Sebelum itu, di tengah perjalanan menuju PT Hageuli International, Gustopa juga diminta menandatangani surat pernyataan oleh Andrias. Gustopa mengaku tidak memahami isi surat pernyataan tersebut dan langsung menandatanganinya. Selain dipaksa dengan alasan kemudahan proses, kondisinya sedang mabuk darat setelah menempuh perjalanan panjang Blitar – Jakarta menggunakan bus sehari semalam.

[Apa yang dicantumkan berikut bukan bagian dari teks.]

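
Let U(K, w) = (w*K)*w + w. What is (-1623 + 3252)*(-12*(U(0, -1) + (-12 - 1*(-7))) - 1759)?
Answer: -2748123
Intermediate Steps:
U(K, w) = w + K*w² (U(K, w) = (K*w)*w + w = K*w² + w = w + K*w²)
(-1623 + 3252)*(-12*(U(0, -1) + (-12 - 1*(-7))) - 1759) = (-1623 + 3252)*(-12*(-(1 + 0*(-1)) + (-12 - 1*(-7))) - 1759) = 1629*(-12*(-(1 + 0) + (-12 + 7)) - 1759) = 1629*(-12*(-1*1 - 5) - 1759) = 1629*(-12*(-1 - 5) - 1759) = 1629*(-12*(-6) - 1759) = 1629*(72 - 1759) = 1629*(-1687) = -2748123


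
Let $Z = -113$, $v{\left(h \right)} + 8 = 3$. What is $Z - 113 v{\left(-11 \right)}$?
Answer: $452$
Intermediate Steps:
$v{\left(h \right)} = -5$ ($v{\left(h \right)} = -8 + 3 = -5$)
$Z - 113 v{\left(-11 \right)} = -113 - -565 = -113 + 565 = 452$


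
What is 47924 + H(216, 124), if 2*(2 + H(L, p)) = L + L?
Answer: 48138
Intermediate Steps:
H(L, p) = -2 + L (H(L, p) = -2 + (L + L)/2 = -2 + (2*L)/2 = -2 + L)
47924 + H(216, 124) = 47924 + (-2 + 216) = 47924 + 214 = 48138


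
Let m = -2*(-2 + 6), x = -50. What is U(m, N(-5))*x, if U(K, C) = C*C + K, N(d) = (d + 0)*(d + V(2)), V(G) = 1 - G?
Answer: -44600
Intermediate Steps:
m = -8 (m = -2*4 = -8)
N(d) = d*(-1 + d) (N(d) = (d + 0)*(d + (1 - 1*2)) = d*(d + (1 - 2)) = d*(d - 1) = d*(-1 + d))
U(K, C) = K + C² (U(K, C) = C² + K = K + C²)
U(m, N(-5))*x = (-8 + (-5*(-1 - 5))²)*(-50) = (-8 + (-5*(-6))²)*(-50) = (-8 + 30²)*(-50) = (-8 + 900)*(-50) = 892*(-50) = -44600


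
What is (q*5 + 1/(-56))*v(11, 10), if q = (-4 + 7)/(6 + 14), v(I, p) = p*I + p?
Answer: 615/7 ≈ 87.857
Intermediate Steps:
v(I, p) = p + I*p (v(I, p) = I*p + p = p + I*p)
q = 3/20 ≈ 0.15000
(q*5 + 1/(-56))*v(11, 10) = ((3/20)*5 + 1/(-56))*(10*(1 + 11)) = (¾ - 1/56)*(10*12) = (41/56)*120 = 615/7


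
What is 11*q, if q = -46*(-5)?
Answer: 2530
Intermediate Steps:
q = 230
11*q = 11*230 = 2530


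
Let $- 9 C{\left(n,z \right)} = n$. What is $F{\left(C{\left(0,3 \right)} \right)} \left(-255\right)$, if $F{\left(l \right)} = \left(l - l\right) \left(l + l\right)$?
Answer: $0$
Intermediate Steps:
$C{\left(n,z \right)} = - \frac{n}{9}$
$F{\left(l \right)} = 0$ ($F{\left(l \right)} = 0 \cdot 2 l = 0$)
$F{\left(C{\left(0,3 \right)} \right)} \left(-255\right) = 0 \left(-255\right) = 0$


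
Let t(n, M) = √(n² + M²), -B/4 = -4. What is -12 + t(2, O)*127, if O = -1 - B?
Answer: -12 + 127*√293 ≈ 2161.9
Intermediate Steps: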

Pada waktu yang hampir bersamaan, istri Gustopa menerima pesan dari Nur Miasih yang berisi, “Uangnya ditunggu bos e.” Istri Gustopa bergegas mendatangi rumah Nur Miasih untuk menyerahkan uang sebesar Rp. 10 juta sebagai kekurang biaya proses. Istri Gustopa diantar oleh Nur Miasih menuju ATM untuk melakukan pembayaran secara transfer dengan tujuan rekening atas nama Entin Martinah.
Selama tiga hari, Gustopa dibiarkan tinggal di kantor PT Hageuli International hanya dibekali mie instan dan beras. Padahal, kondisi Gustopa pada saat itu juga terasa kurang sehat setelah perjalanan panjang Blitar – Jakarta. Hal ini juga berbeda seperti yang disampaikan oleh Nur Miasih bahwa Gustopa harus menjalani pendidikan dan pelatihan sebelum diberangkatkan ke Taiwan yang rencananya pada tanggal 3 Januari 2017.

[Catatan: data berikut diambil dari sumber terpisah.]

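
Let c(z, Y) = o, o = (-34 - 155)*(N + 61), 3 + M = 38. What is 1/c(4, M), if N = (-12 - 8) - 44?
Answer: 1/567 ≈ 0.0017637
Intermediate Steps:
M = 35 (M = -3 + 38 = 35)
N = -64 (N = -20 - 44 = -64)
o = 567 (o = (-34 - 155)*(-64 + 61) = -189*(-3) = 567)
c(z, Y) = 567
1/c(4, M) = 1/567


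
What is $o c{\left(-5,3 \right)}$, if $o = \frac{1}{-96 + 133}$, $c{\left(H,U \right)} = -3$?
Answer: $- \frac{3}{37} \approx -0.081081$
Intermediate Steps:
$o = \frac{1}{37} \approx 0.027027$
$o c{\left(-5,3 \right)} = \frac{1}{37} \left(-3\right) = - \frac{3}{37}$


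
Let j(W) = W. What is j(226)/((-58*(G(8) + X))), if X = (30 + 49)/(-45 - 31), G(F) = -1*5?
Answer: 8588/13311 ≈ 0.64518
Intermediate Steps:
G(F) = -5
X = -79/76 (X = 79/(-76) = 79*(-1/76) = -79/76 ≈ -1.0395)
j(226)/((-58*(G(8) + X))) = 226/((-58*(-5 - 79/76))) = 226/((-58*(-459/76))) = 226/(13311/38) = 226*(38/13311) = 8588/13311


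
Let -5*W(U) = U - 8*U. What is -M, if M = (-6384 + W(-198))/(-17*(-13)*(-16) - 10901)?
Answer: -33306/72185 ≈ -0.46140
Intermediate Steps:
W(U) = 7*U/5 (W(U) = -(U - 8*U)/5 = -(-7)*U/5 = 7*U/5)
M = 33306/72185 (M = (-6384 + (7/5)*(-198))/(-17*(-13)*(-16) - 10901) = (-6384 - 1386/5)/(221*(-16) - 10901) = -33306/(5*(-3536 - 10901)) = -33306/5/(-14437) = -33306/5*(-1/14437) = 33306/72185 ≈ 0.46140)
-M = -1*33306/72185 = -33306/72185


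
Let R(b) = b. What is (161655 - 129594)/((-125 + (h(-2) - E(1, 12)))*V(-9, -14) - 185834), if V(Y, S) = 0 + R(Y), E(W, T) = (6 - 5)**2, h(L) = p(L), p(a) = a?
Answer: -32061/184682 ≈ -0.17360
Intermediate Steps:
h(L) = L
E(W, T) = 1 (E(W, T) = 1**2 = 1)
V(Y, S) = Y (V(Y, S) = 0 + Y = Y)
(161655 - 129594)/((-125 + (h(-2) - E(1, 12)))*V(-9, -14) - 185834) = (161655 - 129594)/((-125 + (-2 - 1*1))*(-9) - 185834) = 32061/((-125 + (-2 - 1))*(-9) - 185834) = 32061/((-125 - 3)*(-9) - 185834) = 32061/(-128*(-9) - 185834) = 32061/(1152 - 185834) = 32061/(-184682) = 32061*(-1/184682) = -32061/184682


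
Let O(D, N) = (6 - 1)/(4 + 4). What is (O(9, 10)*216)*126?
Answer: 17010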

Merasakan kecurigakan atas proses yang dialaminya, Gustopa pamit pulang ke Blitar kepada Mislan, seorang penunggu kantor pada tanggal 25 Desember 2016. Setelah tiba di Blitar, Gustopa dan istrinya mendatangi rumah Nur Miasih untuk meminta penjelasan prihal perbedaan informasi dari Nur Miasih dengan kenyataan yang dialaminya di Jakarta. Gustopa pun membatalkan proses dan meminta agar uangnya dikembalikan. Nur Miasih pun berjanji akan mengupayakan untuk pengembalian uang Gustopa. Hal ini disaksikan oleh istri Gustopa, seseorang bernama Didik dan istrinya.

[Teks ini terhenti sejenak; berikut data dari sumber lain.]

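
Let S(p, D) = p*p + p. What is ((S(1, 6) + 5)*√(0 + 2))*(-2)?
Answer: -14*√2 ≈ -19.799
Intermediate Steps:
S(p, D) = p + p² (S(p, D) = p² + p = p + p²)
((S(1, 6) + 5)*√(0 + 2))*(-2) = ((1*(1 + 1) + 5)*√(0 + 2))*(-2) = ((1*2 + 5)*√2)*(-2) = ((2 + 5)*√2)*(-2) = (7*√2)*(-2) = -14*√2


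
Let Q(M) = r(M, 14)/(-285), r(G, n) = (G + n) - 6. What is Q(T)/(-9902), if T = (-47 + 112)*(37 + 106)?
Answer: 3101/940690 ≈ 0.0032965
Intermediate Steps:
r(G, n) = -6 + G + n
T = 9295 (T = 65*143 = 9295)
Q(M) = -8/285 - M/285 (Q(M) = (-6 + M + 14)/(-285) = (8 + M)*(-1/285) = -8/285 - M/285)
Q(T)/(-9902) = (-8/285 - 1/285*9295)/(-9902) = (-8/285 - 1859/57)*(-1/9902) = -3101/95*(-1/9902) = 3101/940690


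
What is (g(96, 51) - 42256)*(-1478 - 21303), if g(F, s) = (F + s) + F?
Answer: 957098153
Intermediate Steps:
g(F, s) = s + 2*F
(g(96, 51) - 42256)*(-1478 - 21303) = ((51 + 2*96) - 42256)*(-1478 - 21303) = ((51 + 192) - 42256)*(-22781) = (243 - 42256)*(-22781) = -42013*(-22781) = 957098153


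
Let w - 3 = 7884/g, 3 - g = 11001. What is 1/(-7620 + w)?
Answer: -611/4654425 ≈ -0.00013127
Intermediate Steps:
g = -10998 (g = 3 - 1*11001 = 3 - 11001 = -10998)
w = 1395/611 (w = 3 + 7884/(-10998) = 3 + 7884*(-1/10998) = 3 - 438/611 = 1395/611 ≈ 2.2831)
1/(-7620 + w) = 1/(-7620 + 1395/611) = 1/(-4654425/611) = -611/4654425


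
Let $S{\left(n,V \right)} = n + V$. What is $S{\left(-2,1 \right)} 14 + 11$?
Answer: $-3$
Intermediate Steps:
$S{\left(n,V \right)} = V + n$
$S{\left(-2,1 \right)} 14 + 11 = \left(1 - 2\right) 14 + 11 = \left(-1\right) 14 + 11 = -14 + 11 = -3$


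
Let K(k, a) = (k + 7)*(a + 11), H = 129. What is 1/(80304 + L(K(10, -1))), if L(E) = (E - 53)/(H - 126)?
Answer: 1/80343 ≈ 1.2447e-5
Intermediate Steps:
K(k, a) = (7 + k)*(11 + a)
L(E) = -53/3 + E/3 (L(E) = (E - 53)/(129 - 126) = (-53 + E)/3 = (-53 + E)*(⅓) = -53/3 + E/3)
1/(80304 + L(K(10, -1))) = 1/(80304 + (-53/3 + (77 + 7*(-1) + 11*10 - 1*10)/3)) = 1/(80304 + (-53/3 + (77 - 7 + 110 - 10)/3)) = 1/(80304 + (-53/3 + (⅓)*170)) = 1/(80304 + (-53/3 + 170/3)) = 1/(80304 + 39) = 1/80343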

Pada tanggal 27 Desember 2016, Gustopa dan istrinya mendatangi rumah Nur Miasih untuk meminta uangnya. Nur Miasih meneplon Andrias mengenai permintaan Gustopa. Di dalam percakapan, Andrias mengatakan bahwa uang Gustopa tidak bisa kembali karena ia telah menandatangani pernyataan. Gustopa juga ditunjukkan pesan WhatsApp dari Andrias kepada Didik mengenai pernyataan itu. Keesokan harinya, Gustopa mendatangi rumah Nur Miasih, tapi ia menyarankan kepada Gustopa agar melanjutkan proses. Sedangkan jika membatalkan, uang tidak akan kembali. Percakapan tersebut juga direkam oleh Gustopa.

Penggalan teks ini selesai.